2) Orang tua bisa bersikap toleran terhadap implus-implus dan emosi-emosi anak-anaknya, dan bisa memberikan bimbingan penyalurannya dengan cara yang sehat.
3) Adanya identifikasi anak yang sehat terhadap orang tua, guna memperkuat kepribadian anak.
4) Orang tua mampu membimbing anak menentukan sikap sendiri, membuat rencana hidup yang realitas, dan memilih tujuan finalnya sendiri.
5) Orang tua memberikan contoh sikap hidup dan perilaku yang baik. Berani menghadapi semua kesulitan dan tantangan dengan tekad yang besar, dan menyingkiru mekanisme pelarian diri sert pembelaan diri yang negatif (yang tidak sehat).
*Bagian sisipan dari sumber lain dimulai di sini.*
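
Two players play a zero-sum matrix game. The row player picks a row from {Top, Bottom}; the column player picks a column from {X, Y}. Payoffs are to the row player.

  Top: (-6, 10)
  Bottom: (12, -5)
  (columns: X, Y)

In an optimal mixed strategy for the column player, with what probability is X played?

5/11

Row minima: Top → -6, Bottom → -5; maximin = -5.
Column maxima: X → 12, Y → 10; minimax = 10.
-5 ≠ 10, so there is no saddle point; optimal play is mixed.
Let the row player play Top with probability p. Expected payoff against X: (-6)p + 12(1−p) = −18p + 12; against Y: 10p + (-5)(1−p) = 15p − 5.
Setting these equal: −18p + 12 = 15p − 5 ⇒ −33p = -17 ⇒ p = 17/33, and the value is (-18)·(17/33) + 12 = 30/11.
For the column player: with q = P(X), equating Top's and Bottom's payoffs gives −16q + 10 = 17q − 5 ⇒ q = 5/11.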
Selanjutnya orang-orang dewasa yang:
1) Semasa kanak-kanaknya tidak pernah belajar mengendalikan dan menguasai implus serta emosi-emosinya dengan baik, dan menyalurkannya dengan cara yang wajar.
2) Mereka yang tidak mampu mengembangkan reality testing
3) Mereka yang tidak mempunyai identitas sendiri dan selalu terombang-ambing oleh macam-macam keraguan
4) Mereka yang tidak memiliki kepribadian yang terintegrasi dengan baik, orang-orang sedemikian tadi akan dengan mudah mengalami proses gangguan-gangguan mental oleh cobaan-cobaan hidup yang biasa-biasa saja.
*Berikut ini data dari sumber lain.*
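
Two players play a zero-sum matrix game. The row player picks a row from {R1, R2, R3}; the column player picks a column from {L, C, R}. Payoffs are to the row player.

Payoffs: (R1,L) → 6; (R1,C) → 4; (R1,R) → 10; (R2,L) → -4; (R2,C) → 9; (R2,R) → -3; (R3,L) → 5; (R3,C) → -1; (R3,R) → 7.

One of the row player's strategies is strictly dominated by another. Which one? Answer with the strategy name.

R3

R1 gives a strictly higher payoff than R3 against every column: 6 > 5, 4 > -1, 10 > 7.
So R3 is strictly dominated and the row player never plays it.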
Mereka ini mudah menjadi rapuh, gampang mengalami kepatahan mental, dan cepat menjadi neurotik. Sebabnya ialah: lemahnya fungsi-Ego mereka.
Pada akhirnya, semasa perkembangan dan dalam usaha menegakan posisi diri (di tengah masyarakat luas), orang pasti akan terhindar dari kepedihan, duka, sakit, dan trauma-trauma psikis lainnya. Maka hal yang penting bagi kita semua ialah orang harus berani dan tabah memikul semua cobaan hidup.
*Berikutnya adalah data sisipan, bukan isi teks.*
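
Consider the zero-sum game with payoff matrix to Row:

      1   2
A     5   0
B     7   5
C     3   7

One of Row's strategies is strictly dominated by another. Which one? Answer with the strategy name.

B gives a strictly higher payoff than A against every column: 7 > 5, 5 > 0.
So A is strictly dominated and Row never plays it.

A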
Anak muda yang tengah tumbuh berkembang itu akan pernah mencapai taraf kedewasaan, tanpa menemui rintangan dan kesulitan. Maka salah satu sukses dalam perjuangan individu menuju pada kedewasaan dan kematangan pribadi ialah:
- Kemampuan untuk dengan berani dan tabah
- Memikul duka-derita guna mencapai tujuan hidup
- Dalam kondisi jiwa dan raga yang sehat

DAFTAR PUSTAKA


Kartono, Kartini. 2000. Hygiene Mental. Bandung: Mandar Maju.